Era professor de matemática e tinha por hábito iniciar as suas aulas com alguns exercícios de ioga. Os alunos adoravam-no. De facto, não estava muito empenhado em encontrar os responsáveis pelo estrago feito na vestimenta da colega, sobretudo porque tinha mais que fazer.

 ― Calma?! CALMA?! ― A professora, irada, esbugalhou os olhos. ― Estragaram-me a saia! Um conjunto que me custou uma fortuna!

 ― O que interessa agora é assegurar que estes... fenómenos não se repitam ― disse António, fazendo um trejeito de sobrancelhas para outros dois docentes que estavam a assistir à conversa.

 ― O meu tailleur ficou arruinado! ― afirmou Amélia. ― Quem é que me resolve o problema? Quem? Como Diretor de Turma, tens de fazer alguma coisa!

 ― Amélia, o que é que queres que se faça se ainda não se descobriu o responsável pelo sucedido?

 ― Não sei, nem me interessa! O que eu quero é que me resolvam o problema!

 A investigação estava difícil, porque a vaga de partidas tinha, entretanto, parado.
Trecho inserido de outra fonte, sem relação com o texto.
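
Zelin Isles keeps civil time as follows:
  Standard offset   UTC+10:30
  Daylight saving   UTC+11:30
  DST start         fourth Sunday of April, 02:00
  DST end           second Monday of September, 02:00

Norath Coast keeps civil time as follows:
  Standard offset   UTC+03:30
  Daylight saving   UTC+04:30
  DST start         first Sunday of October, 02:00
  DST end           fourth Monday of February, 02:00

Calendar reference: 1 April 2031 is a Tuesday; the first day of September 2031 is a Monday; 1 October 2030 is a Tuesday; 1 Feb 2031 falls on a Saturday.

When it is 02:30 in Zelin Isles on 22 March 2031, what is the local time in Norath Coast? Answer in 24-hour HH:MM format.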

Já não seria fácil apanhar alguém em flagrante. E, por outro lado, era complicado obter testemunhos de alguma coisa, porque a qualquer pergunta sobre o assunto, os alunos respondiam sempre com um angelical «não sei». Mesmo que soubessem, era improvável que denunciassem alguém.

 E a vida escolar seguia o seu curso, agora com maior sossego. O professor António já tinha refletido sobre a repentina quietude. Passavam, ainda, poucos dias dos acontecimentos, mas achava estranho ter deixado de encontrar graxa nas pegas das portas das salas de aula e pastilhas elásticas nas torneiras das casas-de-banho.

 Para ele não fazia sentido perder muito tempo a encontrar culpados, porque os adolescentes são assim mesmo, gostam de fazer tropelias. E quando lhe contaram a história da «mistela que cheirava a Marrocos», fechou-se na casa-de-banho a rir às gargalhadas. Claro que ninguém soube disto.

 Entretanto, tinha ficado sozinho, porque os outros dois professores tinham saído para dar aulas e a professora Amélia tinha também deixado a sala de professores para regressar a casa, pois terminara o seu dia de trabalho. Pela janela, António conseguia ver o estacionamento à frente do portão da escola, e assistia agora à fúria da desequilibrada criatura, com dificuldade em encontrar a chave do carro que procurava na mala que tinha a tiracolo. Às tantas, começou a dar murros na porta do Renault. Depois, encostou-se ao veículo, numa pausa que demorou uns segundos. Olhou para a chave que já estava na mão, voltou-se, inseriu-a na fechadura, com movimentos bruscos que dificultaram bastante a tarefa de a abrir, deu mais alguns murros na porta, mas lá conseguiu entrar e sentar-se ao volante. «Credo, que a mulher está mesmo descontrolada», pensou.

 O professor sorriu ao ver o carro fazer marcha atrás, aos soluços, até seguir para o Largo da Igreja, a uma velocidade um pouco excessiva para o trânsito local.